Source: Human Rights Watch
Intensifying Campaign Against Independent Activists
(Beirut) – Saudi authorities arrested a prominent human rights lawyer
and activist on October 2, 2013, for hosting a weekly discussion group
for reformists. Saudi authorities should immediately release the lawyer,
Waleed Abu al-Khair, and drop all charges against him as the arrest
clearly violates his right to peaceful association and free expression.
Local activists say it is the third set of charges he faces for
peacefully advocating reform.
Police investigators in Jeddah summoned Abu al-Khair on October 1 for
questioning. Police detained him when he arrived at 12:30 p.m. on
October 2, his wife, Samar Badawi, told Human Rights Watch. The police
transferred him to the al-Sharafiyya police station.
“Saudi authorities have sunk to a new low by arresting Waleed Abu
al-Khair for hosting people in his home to exchange ideas,” said Joe Stork,
acting Middle East director. “Saudi Arabia is putting itself forward to
sit on the UN Human Rights Council in 2014, but it refuses to respect
its citizens’ most basic rights.”
Badawi spoke with Abu al-Khair at the Sharafiyya police station on the
afternoon of October 2. She told Human Rights Watch that police officers
there said they detained Abu al-Khair on the order of Governor Khalid
al-Faisal Al Saud of Mecca, and that her husband will face charges for
his links to pro-reform activists as well as for hosting them at an
unlicensed discussion forum in his home.
Weekly discussion forums known as diwaniyyas are a traditional social custom in Gulf Arab countries. Abu al-Khair titled his gathering Sumud (steadfastness), and meeting topics included political, cultural, religious, and human rights issues.

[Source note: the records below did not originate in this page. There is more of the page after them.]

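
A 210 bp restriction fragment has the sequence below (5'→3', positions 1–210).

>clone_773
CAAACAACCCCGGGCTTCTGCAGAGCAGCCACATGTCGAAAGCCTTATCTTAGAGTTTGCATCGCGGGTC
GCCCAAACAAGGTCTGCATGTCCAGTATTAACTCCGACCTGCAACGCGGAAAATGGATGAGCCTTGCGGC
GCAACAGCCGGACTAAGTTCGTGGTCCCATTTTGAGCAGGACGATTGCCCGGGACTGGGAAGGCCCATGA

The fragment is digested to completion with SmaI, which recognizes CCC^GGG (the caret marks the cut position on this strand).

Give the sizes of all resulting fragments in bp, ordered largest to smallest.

SmaI sites (CCCGGG) start at positions 9, 188.
SmaI cuts after base 3 of each site, so after positions 11, 190.
Linear molecule, 2 cuts → 3 fragments:
  1–11 → 11 bp
  12–190 → 179 bp
  191–210 → 20 bp
Sorted largest to smallest: 179, 20, 11 bp.

179, 20, 11 bp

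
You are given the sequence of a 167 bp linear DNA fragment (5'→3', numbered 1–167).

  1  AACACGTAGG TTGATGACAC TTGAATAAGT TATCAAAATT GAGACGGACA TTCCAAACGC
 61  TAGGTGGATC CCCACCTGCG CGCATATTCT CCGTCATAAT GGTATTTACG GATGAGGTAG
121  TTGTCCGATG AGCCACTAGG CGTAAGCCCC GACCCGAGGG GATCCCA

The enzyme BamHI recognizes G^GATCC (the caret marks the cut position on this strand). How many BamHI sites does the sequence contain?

2

GGATCC occurs starting at positions 66, 160.
BamHI cuts at 2 sites.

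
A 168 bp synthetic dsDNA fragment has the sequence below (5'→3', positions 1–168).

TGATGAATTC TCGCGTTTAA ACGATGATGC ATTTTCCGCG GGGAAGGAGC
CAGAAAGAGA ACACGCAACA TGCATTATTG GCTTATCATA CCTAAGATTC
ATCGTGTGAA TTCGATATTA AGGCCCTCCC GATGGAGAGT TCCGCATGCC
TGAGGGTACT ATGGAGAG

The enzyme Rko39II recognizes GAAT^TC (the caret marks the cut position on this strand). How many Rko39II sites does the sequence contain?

2

GAATTC occurs starting at positions 5, 108.
Rko39II cuts at 2 sites.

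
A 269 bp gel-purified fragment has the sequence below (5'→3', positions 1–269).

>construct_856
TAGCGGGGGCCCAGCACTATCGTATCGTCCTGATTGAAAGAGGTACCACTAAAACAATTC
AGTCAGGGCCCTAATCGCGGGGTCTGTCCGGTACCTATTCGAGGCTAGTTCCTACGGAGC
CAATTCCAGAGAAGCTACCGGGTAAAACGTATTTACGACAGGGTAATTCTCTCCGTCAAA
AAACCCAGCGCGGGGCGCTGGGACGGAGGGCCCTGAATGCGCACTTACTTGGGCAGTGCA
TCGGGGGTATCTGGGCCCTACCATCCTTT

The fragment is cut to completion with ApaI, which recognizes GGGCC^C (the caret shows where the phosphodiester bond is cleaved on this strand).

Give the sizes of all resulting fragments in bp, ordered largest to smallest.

142, 59, 45, 12, 11 bp

ApaI sites (GGGCCC) start at positions 7, 66, 208, 253.
ApaI cuts after base 5 of each site (before the last base), so after positions 11, 70, 212, 257.
Linear molecule, 4 cuts → 5 fragments:
  1–11 → 11 bp
  12–70 → 59 bp
  71–212 → 142 bp
  213–257 → 45 bp
  258–269 → 12 bp
Sorted largest to smallest: 142, 59, 45, 12, 11 bp.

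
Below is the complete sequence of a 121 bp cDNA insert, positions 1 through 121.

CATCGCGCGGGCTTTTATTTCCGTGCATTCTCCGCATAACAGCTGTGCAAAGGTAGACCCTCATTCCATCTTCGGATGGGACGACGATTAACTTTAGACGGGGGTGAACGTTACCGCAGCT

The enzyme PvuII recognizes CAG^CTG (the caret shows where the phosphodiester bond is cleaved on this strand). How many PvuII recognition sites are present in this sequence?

CAGCTG occurs starting at position 40.
PvuII cuts at 1 site.

1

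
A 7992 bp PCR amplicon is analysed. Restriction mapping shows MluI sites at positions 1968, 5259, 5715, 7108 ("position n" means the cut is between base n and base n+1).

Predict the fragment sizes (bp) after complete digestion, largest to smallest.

3291, 1968, 1393, 884, 456 bp

Linear molecule, 4 cuts → 5 fragments:
  1968 − 0 = 1968 bp
  5259 − 1968 = 3291 bp
  5715 − 5259 = 456 bp
  7108 − 5715 = 1393 bp
  7992 − 7108 = 884 bp
Sorted largest to smallest: 3291, 1968, 1393, 884, 456 bp.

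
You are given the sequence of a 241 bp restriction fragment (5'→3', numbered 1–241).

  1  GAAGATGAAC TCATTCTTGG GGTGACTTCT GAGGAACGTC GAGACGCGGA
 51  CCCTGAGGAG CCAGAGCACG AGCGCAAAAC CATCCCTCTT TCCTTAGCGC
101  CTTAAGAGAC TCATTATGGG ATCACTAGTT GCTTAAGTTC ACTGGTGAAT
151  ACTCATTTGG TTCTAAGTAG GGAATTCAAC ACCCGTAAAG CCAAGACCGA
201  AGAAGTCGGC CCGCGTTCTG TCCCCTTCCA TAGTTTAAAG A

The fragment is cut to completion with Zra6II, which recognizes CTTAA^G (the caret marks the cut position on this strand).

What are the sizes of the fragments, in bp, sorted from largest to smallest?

105, 105, 31 bp

Zra6II sites (CTTAAG) start at positions 101, 132.
Zra6II cuts after base 5 of each site (before the last base), so after positions 105, 136.
Linear molecule, 2 cuts → 3 fragments:
  1–105 → 105 bp
  106–136 → 31 bp
  137–241 → 105 bp
Sorted largest to smallest: 105, 105, 31 bp.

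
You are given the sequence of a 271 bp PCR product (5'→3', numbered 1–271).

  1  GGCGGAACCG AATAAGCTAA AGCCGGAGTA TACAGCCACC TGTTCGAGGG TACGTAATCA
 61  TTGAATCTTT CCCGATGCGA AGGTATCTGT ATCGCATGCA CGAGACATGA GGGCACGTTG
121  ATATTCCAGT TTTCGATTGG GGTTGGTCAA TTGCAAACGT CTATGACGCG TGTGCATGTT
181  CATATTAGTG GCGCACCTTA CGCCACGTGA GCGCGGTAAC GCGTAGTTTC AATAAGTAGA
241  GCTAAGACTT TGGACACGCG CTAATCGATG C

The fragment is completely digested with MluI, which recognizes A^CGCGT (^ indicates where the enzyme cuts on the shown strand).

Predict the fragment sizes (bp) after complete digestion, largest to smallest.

MluI sites (ACGCGT) start at positions 166, 219.
MluI cuts after the first base of each site, so after positions 166, 219.
Linear molecule, 2 cuts → 3 fragments:
  1–166 → 166 bp
  167–219 → 53 bp
  220–271 → 52 bp
Sorted largest to smallest: 166, 53, 52 bp.

166, 53, 52 bp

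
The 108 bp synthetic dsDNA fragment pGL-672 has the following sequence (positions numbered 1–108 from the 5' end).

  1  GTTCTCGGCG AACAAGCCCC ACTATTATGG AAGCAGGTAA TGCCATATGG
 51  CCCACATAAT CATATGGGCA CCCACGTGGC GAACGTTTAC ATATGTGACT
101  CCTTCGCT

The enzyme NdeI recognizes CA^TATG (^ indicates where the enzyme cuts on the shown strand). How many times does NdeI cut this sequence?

CATATG occurs starting at positions 44, 61, 90.
NdeI cuts at 3 sites.

3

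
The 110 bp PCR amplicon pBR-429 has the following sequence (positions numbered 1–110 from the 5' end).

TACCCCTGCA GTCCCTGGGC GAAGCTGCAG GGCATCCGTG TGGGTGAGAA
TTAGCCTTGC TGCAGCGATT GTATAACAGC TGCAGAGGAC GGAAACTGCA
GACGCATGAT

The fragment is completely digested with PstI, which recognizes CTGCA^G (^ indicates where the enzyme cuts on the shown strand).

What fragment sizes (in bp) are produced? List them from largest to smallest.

35, 20, 19, 16, 10, 10 bp

PstI sites (CTGCAG) start at positions 6, 25, 60, 80, 96.
PstI cuts after base 5 of each site (before the last base), so after positions 10, 29, 64, 84, 100.
Linear molecule, 5 cuts → 6 fragments:
  1–10 → 10 bp
  11–29 → 19 bp
  30–64 → 35 bp
  65–84 → 20 bp
  85–100 → 16 bp
  101–110 → 10 bp
Sorted largest to smallest: 35, 20, 19, 16, 10, 10 bp.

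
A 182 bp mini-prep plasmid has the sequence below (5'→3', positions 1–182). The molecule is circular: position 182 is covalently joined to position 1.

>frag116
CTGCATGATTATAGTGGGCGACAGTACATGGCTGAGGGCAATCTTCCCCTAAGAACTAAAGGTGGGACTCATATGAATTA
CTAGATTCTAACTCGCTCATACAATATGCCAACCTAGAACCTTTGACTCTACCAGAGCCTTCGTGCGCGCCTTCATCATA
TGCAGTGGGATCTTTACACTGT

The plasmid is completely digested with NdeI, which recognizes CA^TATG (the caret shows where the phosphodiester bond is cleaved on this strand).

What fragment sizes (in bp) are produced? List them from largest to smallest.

95, 87 bp

NdeI sites (CATATG) start at positions 70, 157.
NdeI cuts after base 2 of each site, so after positions 71, 158.
Circular molecule, 2 cuts → 2 fragments:
  72–158 → 87 bp
  159–182 then 1–71 → 24 + 71 = 95 bp
Sorted largest to smallest: 95, 87 bp.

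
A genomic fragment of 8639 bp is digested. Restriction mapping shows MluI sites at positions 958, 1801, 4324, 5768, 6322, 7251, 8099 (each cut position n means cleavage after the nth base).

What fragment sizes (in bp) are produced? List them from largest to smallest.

Linear molecule, 7 cuts → 8 fragments:
  958 − 0 = 958 bp
  1801 − 958 = 843 bp
  4324 − 1801 = 2523 bp
  5768 − 4324 = 1444 bp
  6322 − 5768 = 554 bp
  7251 − 6322 = 929 bp
  8099 − 7251 = 848 bp
  8639 − 8099 = 540 bp
Sorted largest to smallest: 2523, 1444, 958, 929, 848, 843, 554, 540 bp.

2523, 1444, 958, 929, 848, 843, 554, 540 bp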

Abu al-Khair already faces separate trials before Saudi Arabia’s
Specialized Criminal Court and the Jeddah Criminal Court in connection
with his rights activism.
Before his most recent arrest, Abu al-Khair had told Human Rights Watch
that he received a call on September 12 from an official with the
Prince Mohammed bin Nayef Rehabilitation Program, a Ministry of
Interior-sponsored counseling program founded to re-integrate jihadists
into Saudi society, summoning him to attend sessions at a center in
Riyadh starting on October 6. The caller said that Abu al-Khair would
face trial on unknown charges before the Specialized Criminal Court in
Riyadh.
Abu al-Khair told Human Rights Watch he told the caller that he refused
to attend the sessions unless officials notified him directly. Police
investigators formally notified him in late September that a hearing in
the Specialized Criminal Court case had been scheduled for October 6,
but did not tell him what charges he would face. Police have not made
clear whether the October 2 arrest is related to the impending
Specialized Criminal Court trial.
Saudi Arabia’s Supreme Judicial Council established the Specialized
Criminal Court in 2008 to try terrorism suspects. Human Rights Watch
has called repeatedly for abolition of the court because of its lack of independence and unfair procedures.
In addition, Abu al-Khair faces an ongoing trial in Jeddah’s Criminal
Court on a variety of charges related to his human rights activities,
including “offending the judiciary” and “attempting to distort the
reputation of the kingdom.”
Abu al-Khair is founder of Human Rights Monitor in Saudi Arabia, whose website Saudi authorities have blocked since 2009.
Authorities imposed a travel ban on Abu al-Khair in March 2011, seven
months before charging him in the Criminal Court case, preventing him
from traveling to the United States for a fellowship awarded by the US
State Department.
Saudi courts have convicted at least seven prominent human rights and
civil society activists so far in 2013 on charges solely related to
their peaceful exercise of their rights to free expression and
association, including Saudi Association for Civil and Political Rights
co-founders Abdullah al-Hamid and Mohammed al-Qahtani, jailed for 11 and
10 years respectively.
“Saudi authorities need to call off this campaign of repression against
activists across the country,” Stork said. “King Abdullah needs to end
these abuses if he wants his legacy to be reform and not repression.”